Ça commence comme ça, au beau milieu des choses et d’une phrase (le premier segment phrastique du livre, c’est „Mais il voulait qu’elle enlève ses mains“), avec une bagarre entre Marc, protecteur attitré, hyper-jaloux (et d’ailleurs puceau trentenaire) de Diana et Serge, le fils du maire, un beauf marié et dragueur à mort, qui s’acharne à faire le tour des bars dans l’espoir de dégoter une dulcinée assez bourrée pour le suivre et qui vient de commettre l’erreur de s’en prendre à Diana.

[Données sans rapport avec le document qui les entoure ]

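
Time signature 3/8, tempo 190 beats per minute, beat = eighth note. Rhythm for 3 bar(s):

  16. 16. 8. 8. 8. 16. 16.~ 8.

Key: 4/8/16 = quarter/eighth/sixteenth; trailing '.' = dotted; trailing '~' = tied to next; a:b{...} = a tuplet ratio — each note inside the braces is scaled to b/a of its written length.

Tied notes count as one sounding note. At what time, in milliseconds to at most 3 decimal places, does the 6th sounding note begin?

1. 0.0ms @ 0 + 236.842ms (3/4)
2. 236.842ms @ 3/4 + 236.842ms (3/4)
3. 473.684ms @ 3/2 + 473.684ms (3/2)
4. 947.368ms @ 3 + 473.684ms (3/2)
5. 1421.053ms @ 9/2 + 473.684ms (3/2)
6. 1894.737ms @ 6 + 236.842ms (3/4)
7. 2131.579ms @ 27/4 + 710.526ms (9/4)

note 6 onset = 6b = 1894.737ms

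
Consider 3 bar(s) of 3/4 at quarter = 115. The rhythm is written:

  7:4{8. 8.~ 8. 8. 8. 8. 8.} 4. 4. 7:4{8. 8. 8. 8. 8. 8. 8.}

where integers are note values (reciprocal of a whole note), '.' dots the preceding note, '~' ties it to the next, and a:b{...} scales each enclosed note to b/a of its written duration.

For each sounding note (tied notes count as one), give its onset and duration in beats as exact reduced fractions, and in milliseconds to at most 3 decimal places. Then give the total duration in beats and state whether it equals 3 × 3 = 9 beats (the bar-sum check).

1) 0.0ms=0b +223.602ms=3/7b
2) 223.602ms=3/7b +447.205ms=6/7b
3) 670.807ms=9/7b +223.602ms=3/7b
4) 894.41ms=12/7b +223.602ms=3/7b
5) 1118.012ms=15/7b +223.602ms=3/7b
6) 1341.615ms=18/7b +223.602ms=3/7b
7) 1565.217ms=3b +782.609ms=3/2b
8) 2347.826ms=9/2b +782.609ms=3/2b
9) 3130.435ms=6b +223.602ms=3/7b
10) 3354.037ms=45/7b +223.602ms=3/7b
11) 3577.64ms=48/7b +223.602ms=3/7b
12) 3801.242ms=51/7b +223.602ms=3/7b
13) 4024.845ms=54/7b +223.602ms=3/7b
14) 4248.447ms=57/7b +223.602ms=3/7b
15) 4472.05ms=60/7b +223.602ms=3/7b
Σ=9b of 9 (115bpm 3/4) — PASS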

Or, Diana, c’est la veuve de Patrick, tête brûlée dont Marc, son frère, croit devoir reprendre le flambeau en la défendant des assauts masculins qui la terrassent inévitablement puisque, on le comprend vite, c’est une de ces femmes dont la beauté vous coupe le souffle. Depuis la mort de Patrick, Marc et Diana habitent en colloc, tout juste en dessus du cabinet dentaire de cette dernière.

C’est donc doublement pratique, d’un parce que Marc peut de la sorte surveiller Diana, qui a déjà par deux fois essayé de se suicider, et de deux parce que, après les inévitables bagarres que Marc déclenche lors de leurs sorties nocturnes, Diana peut immédiatement prendre soin de la dentition ébréchée de Marc – les raccourcis, chez Djian, sont à la fois linguistiques et sémantiques.

Son sens de la narration est ainsi assimilable à une course effrénée sur une autoroute allemande. Quand chez Djian, quelqu’un a besoin d’un dentiste, eh bien, inutile d’aller chercher midi à quatorze heures, on lui plante le cabinet dentaire en dessous de chez lui et qu’on ne lui en reparle plus, à Djian.

Et quand il faut accélérer le récit, on fait rencontrer, comme à un Lautréamont moins prise de tête, trois paquets de cocaïne et un bagarreur alcoolique (Marc, pour les intimes) sur une plage désertée au beau matin. Marc récupère la came, ne sait pas trop quoi en faire, appelle son patron Joël, qui est aussi le frère de Diana (je vous disais, pour les raccourcis, tout est soumis au joug de l’immédiateté), qui dit s’en charger, peu après quoi le fils du maire s’en trouvera lui aussi mêlé, tout comme une bande de jeunes sans foi ni loi menaçante- chez Djian, les choses vont de mal en pis et on le voit constamment, comme un vieux con, radoter contre le monde qui va à vau-l’eau. Du coup, les jeunes ne peuvent être que hyperviolents: „les ados, ceux d’aujourd’hui, étaient tellement bourrés d’hormones qu’ils tiraient vite et n’aimaient pas discuter.“

Cette histoire de cocaïne se transforme vite, selon le degré de bonne volonté du lecteur, en impasse narrative pénible ou en MacGuffin, en un pur prétexte narratif, un comme la mallette dans „Pulp Fiction“. Parallèlement, et de manière bien plus intéressante, les relations entre les personnages s’emballent: Diana et Serge commencent à copuler, Joël et Marc se trouvent embarqués dans un bien sombre escamotage à la suite d’un acte (pas) manqué de Joël et Marc, évidemment, ne restera pas puceau jusqu’à la fin de ses jours ni même jusqu’à celle du bouquin.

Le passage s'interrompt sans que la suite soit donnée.